Они прожили в кемпинге Сельвик три дня, а потом Таня пропала. Утром она сказала, что ей кое-что надо сделать, и ушла, пообещав вернуться после обеда. Прошла вся вторая половина дня, наступил вечер, а потом ночь, и беспокойство Лизе росло с каждым часом. Утром она зашла в туристическое бюро на площади Ингрид Бергман, и ей там объяснили, где она может найти ближайший полицейский участок. Она сделала заявление и сейчас хотела знать, что произошло.
Патрик был по-настоящему обеспокоен и удивлен.

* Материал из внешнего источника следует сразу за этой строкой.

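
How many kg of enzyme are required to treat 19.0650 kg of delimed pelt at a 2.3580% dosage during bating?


Formula: Enzyme = substrate * pct / 100
Substituting: Enzyme = 19.0650 * 2.3580 / 100
Result: 0.4496 kg


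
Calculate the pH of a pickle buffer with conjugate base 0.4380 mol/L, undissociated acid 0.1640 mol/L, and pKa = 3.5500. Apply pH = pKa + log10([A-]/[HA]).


ratio = [A-] / [HA] = 0.4380 / 0.1640 = 2.6707
log10(ratio) = 0.4266
pH = pKa + log10(ratio) = 3.5500 + 0.4266 = 3.9766


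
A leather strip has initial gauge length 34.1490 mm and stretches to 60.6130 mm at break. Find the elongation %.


Formula: Elongation = (Lf - L0) / L0 * 100
Substituting: Elongation = (60.6130 - 34.1490) / 34.1490 * 100
Result: 77.4957 %


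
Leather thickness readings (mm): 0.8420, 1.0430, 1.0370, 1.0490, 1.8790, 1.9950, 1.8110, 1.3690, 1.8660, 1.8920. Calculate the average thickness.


Formula: Average = sum / n
Substituting: Average = 14.7830 / 10
Result: 1.4783 mm


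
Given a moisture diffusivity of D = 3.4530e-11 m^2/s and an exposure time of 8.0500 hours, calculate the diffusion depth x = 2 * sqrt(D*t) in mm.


t = 8.0500 hr * 3600 = 28980.0000 s
D * t = 3.4530e-11 * 28980.0000 = 1.0007e-06
x = 2 * sqrt(D*t) = 2 * sqrt(1.0007e-06) = 0.00200068 m = 2.0007 mm


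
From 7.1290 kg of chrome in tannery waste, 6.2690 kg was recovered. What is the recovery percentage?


Formula: Recovery = recovered / input * 100
Substituting: Recovery = 6.2690 / 7.1290 * 100
Result: 87.9366 %


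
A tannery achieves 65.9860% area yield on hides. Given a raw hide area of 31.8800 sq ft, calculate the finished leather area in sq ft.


Formula: finished = raw * yield / 100
Substituting: finished = 31.8800 * 65.9860 / 100
Result: 21.0363 sq ft


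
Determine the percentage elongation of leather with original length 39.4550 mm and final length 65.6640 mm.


Formula: Elongation = (Lf - L0) / L0 * 100
Substituting: Elongation = (65.6640 - 39.4550) / 39.4550 * 100
Result: 66.4276 %


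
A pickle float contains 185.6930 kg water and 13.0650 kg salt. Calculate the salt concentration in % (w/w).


Formula: Conc = salt / (water + salt) * 100
Substituting: Conc = 13.0650 / (185.6930 + 13.0650) * 100
Result: 6.5733 %


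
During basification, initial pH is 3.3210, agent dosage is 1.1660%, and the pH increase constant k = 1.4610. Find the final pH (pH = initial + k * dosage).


Formula: pH_final = pH_initial + k * base_pct
Substituting: pH_final = 3.3210 + 1.4610 * 1.1660
Result: 5.0245


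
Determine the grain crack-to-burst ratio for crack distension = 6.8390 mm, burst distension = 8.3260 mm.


Formula: Ratio = crack / burst
Substituting: Ratio = 6.8390 / 8.3260
Result: 0.8214


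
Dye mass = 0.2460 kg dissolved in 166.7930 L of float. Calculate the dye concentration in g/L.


Formula: Conc = dye_mass(kg) / volume(L) * 1000
Substituting: Conc = 0.2460 / 166.7930 * 1000
Result: 1.4749 g/L


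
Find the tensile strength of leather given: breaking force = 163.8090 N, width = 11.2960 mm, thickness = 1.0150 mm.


Formula: TS = force / (width * thickness)
Substituting: TS = 163.8090 / (11.2960 * 1.0150)
Result: 14.2872 N/mm^2


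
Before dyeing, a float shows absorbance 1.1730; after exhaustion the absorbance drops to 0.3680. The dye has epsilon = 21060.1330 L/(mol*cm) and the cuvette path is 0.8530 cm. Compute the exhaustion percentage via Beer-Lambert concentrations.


c_initial = A_i / (epsilon * l) = 1.1730 / (21060.1330 * 0.8530) = 6.5296e-05 mol/L
c_final = A_f / (epsilon * l) = 0.3680 / (21060.1330 * 0.8530) = 2.0485e-05 mol/L
Exhaustion = (c_initial - c_final) / c_initial * 100 = (6.5296e-05 - 2.0485e-05) / 6.5296e-05 * 100 = 68.6275 %


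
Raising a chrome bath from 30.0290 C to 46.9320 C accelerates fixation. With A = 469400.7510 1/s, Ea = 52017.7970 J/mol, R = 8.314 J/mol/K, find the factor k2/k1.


T1 = 30.0290 + 273.15 = 303.1790 K; T2 = 46.9320 + 273.15 = 320.0820 K
k1 = A * exp(-Ea/(R*T1)) = 469400.7510 * exp(-52017.7970/(8.314*303.1790)) = 5.1178e-04 1/s
k2 = A * exp(-Ea/(R*T2)) = 469400.7510 * exp(-52017.7970/(8.314*320.0820)) = 0.00152187 1/s
k2/k1 = 0.00152187 / 5.1178e-04 = 2.9737


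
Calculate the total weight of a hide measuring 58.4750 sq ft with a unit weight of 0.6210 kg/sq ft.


Formula: Weight = area * weight_per_sqft
Substituting: Weight = 58.4750 * 0.6210
Result: 36.3130 kg


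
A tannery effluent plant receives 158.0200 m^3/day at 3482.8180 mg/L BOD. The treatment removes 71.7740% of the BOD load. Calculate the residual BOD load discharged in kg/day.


Load_in = volume * conc / 1000 = 158.0200 * 3482.8180 / 1000 = 550.3549 kg/day
Removed = Load_in * eff / 100 = 550.3549 * 71.7740 / 100 = 395.0117 kg/day
Load_out = Load_in - Removed = 550.3549 - 395.0117 = 155.3432 kg/day


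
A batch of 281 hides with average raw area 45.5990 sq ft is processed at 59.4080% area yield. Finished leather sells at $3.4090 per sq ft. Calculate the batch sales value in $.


Raw_total = N * avg_area = 281 * 45.5990 = 12813.3190 sq ft
Finished = Raw_total * yield / 100 = 12813.3190 * 59.4080 / 100 = 7612.1366 sq ft
Value = Finished * price = 7612.1366 * 3.4090 = 25949.7735 $


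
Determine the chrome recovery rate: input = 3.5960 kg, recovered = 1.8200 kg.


Formula: Recovery = recovered / input * 100
Substituting: Recovery = 1.8200 / 3.5960 * 100
Result: 50.6118 %


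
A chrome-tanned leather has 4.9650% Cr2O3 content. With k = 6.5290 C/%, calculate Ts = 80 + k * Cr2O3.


Formula: Ts = 80 + k * Cr2O3
Substituting: Ts = 80 + 6.5290 * 4.9650
Result: 112.4165 C


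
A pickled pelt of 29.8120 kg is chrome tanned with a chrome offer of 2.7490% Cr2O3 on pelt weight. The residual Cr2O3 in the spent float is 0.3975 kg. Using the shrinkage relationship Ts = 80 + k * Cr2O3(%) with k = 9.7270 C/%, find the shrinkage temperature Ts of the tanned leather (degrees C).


Offered = pelt * offer_pct / 100 = 29.8120 * 2.7490 / 100 = 0.8195 kg
Uptake = offered - residual = 0.8195 - 0.3975 = 0.4220 kg
Cr2O3% on pelt = uptake / pelt * 100 = 0.4220 / 29.8120 * 100 = 1.4156 %
Ts = 80 + k * Cr2O3% = 80 + 9.7270 * 1.4156 = 93.7700 C


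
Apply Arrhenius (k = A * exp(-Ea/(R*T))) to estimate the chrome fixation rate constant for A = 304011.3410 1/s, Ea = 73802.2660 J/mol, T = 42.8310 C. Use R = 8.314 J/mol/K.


T_K = T_C + 273.15 = 42.8310 + 273.15 = 315.9810 K
exponent = -Ea / (R * T_K) = -73802.2660 / (8.314 * 315.9810) = -28.0930
k = A * exp(exponent) = 304011.3410 * exp(-28.0930) = 1.9153e-07 1/s


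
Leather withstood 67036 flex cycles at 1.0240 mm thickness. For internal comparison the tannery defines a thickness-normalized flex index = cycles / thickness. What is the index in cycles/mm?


Formula: Index = cycles / thickness
Substituting: Index = 67036 / 1.0240
Result: 65464.8438 cycles/mm


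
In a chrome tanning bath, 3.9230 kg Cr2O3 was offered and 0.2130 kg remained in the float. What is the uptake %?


Formula: Uptake = (offered - residual) / offered * 100
Substituting: Uptake = (3.9230 - 0.2130) / 3.9230 * 100
Result: 94.5705 %


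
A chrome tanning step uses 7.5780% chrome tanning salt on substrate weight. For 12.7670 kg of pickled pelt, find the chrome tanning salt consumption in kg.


Formula: Chrome = substrate * pct / 100
Substituting: Chrome = 12.7670 * 7.5780 / 100
Result: 0.9675 kg


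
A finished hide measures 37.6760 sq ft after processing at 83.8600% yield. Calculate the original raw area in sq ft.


Formula: raw = finished * 100 / yield
Substituting: raw = 37.6760 * 100 / 83.8600
Result: 44.9273 sq ft


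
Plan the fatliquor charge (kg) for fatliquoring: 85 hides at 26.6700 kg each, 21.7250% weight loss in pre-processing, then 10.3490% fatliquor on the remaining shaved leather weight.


Total_raw = N * avg_wt = 85 * 26.6700 = 2266.9500 kg
Substrate = Total_raw * (1 - loss/100) = 2266.9500 * (1 - 21.7250/100) = 1774.4551 kg
Fat = Substrate * pct / 100 = 1774.4551 * 10.3490 / 100 = 183.6384 kg


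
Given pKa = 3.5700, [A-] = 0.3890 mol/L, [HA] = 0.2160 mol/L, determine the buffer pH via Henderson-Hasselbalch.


ratio = [A-] / [HA] = 0.3890 / 0.2160 = 1.8009
log10(ratio) = 0.2555
pH = pKa + log10(ratio) = 3.5700 + 0.2555 = 3.8255


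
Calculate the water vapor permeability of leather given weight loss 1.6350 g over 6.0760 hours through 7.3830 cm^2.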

Ведь ему ясно сказали, что не поступало ни одного заявления о пропаже, и сейчас он чувствовал, как у него в душе сгущаются тучи. Когда он стал расспрашивать, как выглядела Таня, его опасения только усугубились. Все, что рассказывала Лизе о своей подруге, совпадало с описанием мертвой женщины, найденной на Кунгсклюфтане. Патрик с тяжелым сердцем показал Лизе фотографию убитой. Лизе немедленно расплакалась, и ее всхлипывания ясно подтвердили догадки Патрика. Мартин мог завязывать со своими звонками, но кого-то надо притянуть к ответу за то, что не был составлен рапорт об исчезновении Тани. Из-за этого они впустую убили много часов дорогого времени, и Патрику не пришлось раздумывать, чтобы найти поганца, который нагадил им всем в карман.
Патрик уже уехал на работу, когда Эрика вынырнула из сна, который неожиданно — наверное, ради разнообразия — был глубоким и без кошмаров. Она посмотрела на часы: почти девять. Снизу, с первого этажа, не доносилось ни звука.
Очень скоро кофе уже поспевал в кофеварке, и Эрика начала готовить завтрак для себя и своих гостей. Они забредали в кухню поодиночке, все в разной степени заспанности, но быстро бодрели, когда видели на столе тарелки.